Red Bull young driver programme

Sebastian VettelDoes it really work? Is it worth spending tens of millions of pounds every season on a bunch of drivers who will never drive for Red Bull?

In the eight years that Red Bull’s junior team has been in Formula 1, Toro Rosso has fielded six drivers from the young driver programme with only one graduating to the senior ranks, world champion, Sebastian Vettel. With Mark Webber heading to pastures new in 2014 with Porsche, the second Red Bull seat the Aussie is vacating is currently the hottest in F1.

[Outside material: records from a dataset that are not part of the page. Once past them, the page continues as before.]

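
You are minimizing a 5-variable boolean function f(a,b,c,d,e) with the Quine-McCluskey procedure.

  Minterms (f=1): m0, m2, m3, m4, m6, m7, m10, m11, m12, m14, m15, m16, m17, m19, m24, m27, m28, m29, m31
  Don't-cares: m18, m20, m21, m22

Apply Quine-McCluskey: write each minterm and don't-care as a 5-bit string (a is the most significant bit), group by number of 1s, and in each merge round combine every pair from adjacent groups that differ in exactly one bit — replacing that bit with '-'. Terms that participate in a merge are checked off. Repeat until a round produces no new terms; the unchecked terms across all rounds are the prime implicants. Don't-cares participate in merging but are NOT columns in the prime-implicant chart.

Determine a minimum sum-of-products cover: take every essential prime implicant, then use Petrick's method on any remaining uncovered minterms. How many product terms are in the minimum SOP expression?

Round 0: 00000✓ 00010✓ 00011✓ 00100✓ 00110✓ 00111✓ 01010✓ 01011✓ 01100✓ 01110✓ 01111✓ 10000✓ 10001✓ 10010✓ 10011✓ 10100✓ 10101✓ 10110✓ 11000✓ 11011✓ 11100✓ 11101✓ 11111✓
Round 1: -0000✓ -0010✓ -0011✓ -0100✓ -0110✓ -1011✓ -1100✓ -1111✓ 0-010✓ 0-011✓ 0-100✓ 0-110✓ 0-111✓ 00-00✓ 00-10✓ 00-11✓ 000-0✓ 0001-✓ 001-0✓ 0011-✓ 01-10✓ 01-11✓ 0101-✓ 011-0✓ 0111-✓ 1-000✓ 1-011✓ 1-100✓ 1-101✓ 10-00✓ 10-01✓ 10-10✓ 100-0✓ 100-1✓ 1000-✓ 1001-✓ 101-0✓ 1010-✓ 11-00✓ 11-11✓ 111-1 1110-✓
Round 2: --011 --100 -0-00✓ -0-10✓ -00-0✓ -001- -01-0✓ -1-11 0--10✓ 0--11✓ 0-01-✓ 0-1-0 0-11-✓ 00--0✓ 00-1-✓ 01-1-✓ 1--00 1-10- 10--0✓ 10-0- 100--
Round 3: -0--0 0--1-
PIs = {--011, --100, -0--0, -001-, -1-11, 0--1-, 0-1-0, 1--00, 1-10-, 10-0-, 100--, 111-1}
Coverage chart:
  m0: -0--0 ←essential
  m2: -0--0,-001-,0--1-
  m3: --011,-001-,0--1-
  m4: --100,-0--0,0-1-0
  m6: -0--0,0--1-,0-1-0
  m7: 0--1- ←essential
  m10: 0--1- ←essential
  m11: --011,-1-11,0--1-
  m12: --100,0-1-0
  m14: 0--1-,0-1-0
  m15: -1-11,0--1-
  m16: -0--0,1--00,10-0-,100--
  m17: 10-0-,100--
  m19: --011,-001-,100--
  m24: 1--00 ←essential
  m27: --011,-1-11
  m28: --100,1--00,1-10-
  m29: 1-10-,111-1
  m31: -1-11,111-1
Essential: -0--0, 0--1-, 1--00
Petrick residual → --011, --100, 10-0-, 111-1
Min cover (7 terms): c'de + cd'e' + b'e' + a'd + ad'e' + ab'd' + abce

7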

Out of the current incumbents at Toro Rosso, it would seem that only Daniel Ricciardo has a realistic shot of graduation. His team-mate, Jean-Eric Vergne was overlooked for the recent young drivers test by Red Bull, all but ending any designs he had on the seat. Ricciado however, has stiff competition in the form of the 2007 world champion, Kimi Räikkönen. Both parties have made no secret of the ‘low level talks’ that have been held since Webber announced he is to leave at the British Grand Prix earlier this month.

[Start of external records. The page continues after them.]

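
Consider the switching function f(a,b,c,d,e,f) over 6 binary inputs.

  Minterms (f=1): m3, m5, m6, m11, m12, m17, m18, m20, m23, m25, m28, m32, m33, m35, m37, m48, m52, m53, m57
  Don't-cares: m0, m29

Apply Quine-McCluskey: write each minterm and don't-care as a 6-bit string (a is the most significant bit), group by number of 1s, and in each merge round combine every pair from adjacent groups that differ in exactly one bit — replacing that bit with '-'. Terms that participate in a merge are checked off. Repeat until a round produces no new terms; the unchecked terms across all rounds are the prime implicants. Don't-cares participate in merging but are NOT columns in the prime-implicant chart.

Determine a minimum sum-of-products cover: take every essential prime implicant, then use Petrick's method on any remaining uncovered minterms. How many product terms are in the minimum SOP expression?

size-2^0 implicants → 000000(✓)  000011(✓)  000101(✓)  000110  001011(✓)  001100(✓)  010001(✓)  010010  010100(✓)  010111  011001(✓)  011100(✓)  011101(✓)  100000(✓)  100001(✓)  100011(✓)  100101(✓)  110000(✓)  110100(✓)  110101(✓)  111001(✓)
size-2^1 implicants → -00000  -00011  -00101  -10100  -11001  0-1100  00-011  01-001  01-100  011-01  01110-  1-0000  1-0101  100-01  1000-1  10000-  110-00  11010-
Unchecked terms (primes): -00000, -00011, -00101, -10100, -11001, 0-1100, 00-011, 000110, 01-001, 01-100, 010010, 010111, 011-01, 01110-, 1-0000, 1-0101, 100-01, 1000-1, 10000-, 110-00, 11010-
Minterm coverage:
  m3 ⊆ -00011,00-011
  m5 ⊆ -00101 [E]
  m6 ⊆ 000110 [E]
  m11 ⊆ 00-011 [E]
  m12 ⊆ 0-1100 [E]
  m17 ⊆ 01-001 [E]
  m18 ⊆ 010010 [E]
  m20 ⊆ -10100,01-100
  m23 ⊆ 010111 [E]
  m25 ⊆ -11001,01-001,011-01
  m28 ⊆ 0-1100,01-100,01110-
  m32 ⊆ -00000,1-0000,10000-
  m33 ⊆ 100-01,1000-1,10000-
  m35 ⊆ -00011,1000-1
  m37 ⊆ -00101,1-0101,100-01
  m48 ⊆ 1-0000,110-00
  m52 ⊆ -10100,110-00,11010-
  m53 ⊆ 1-0101,11010-
  m57 ⊆ -11001 [E]
E = {-00101, -11001, 0-1100, 00-011, 000110, 01-001, 010010, 010111}
Petrick residual → -10100, 1-0000, 1-0101, 1000-1
Cover = b'c'de'f + bc'de'f' + bcd'e'f + a'cde'f' + a'b'd'ef + a'b'c'def' + a'bd'e'f + a'bc'd'ef' + a'bc'def + ac'd'e'f' + ac'de'f + ab'c'd'f  |cover|=12

12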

If the Ice Man does get the nod over another junior driver, what does this say about the programme overall?

So far, the only driver to emerge from Toro Rosso is of course, triple world champion, Sebastian Vettel. That by anyone’s book is setting the bar very high, so high, that Red Bull backed drivers, Scott Speed, Sébastien Bourdais, Sébastien Buemi and Jaime Alguersuari have all fell by the wayside and out of F1 race drives altogether.

So should we call the young driver programme a failure if Ricciardo doesn’t get the drive? Or should we marvel at its ability to produce someone who could take all of Schumacher’s records over the next ten years?

After all, drivers like this don’t come along every day.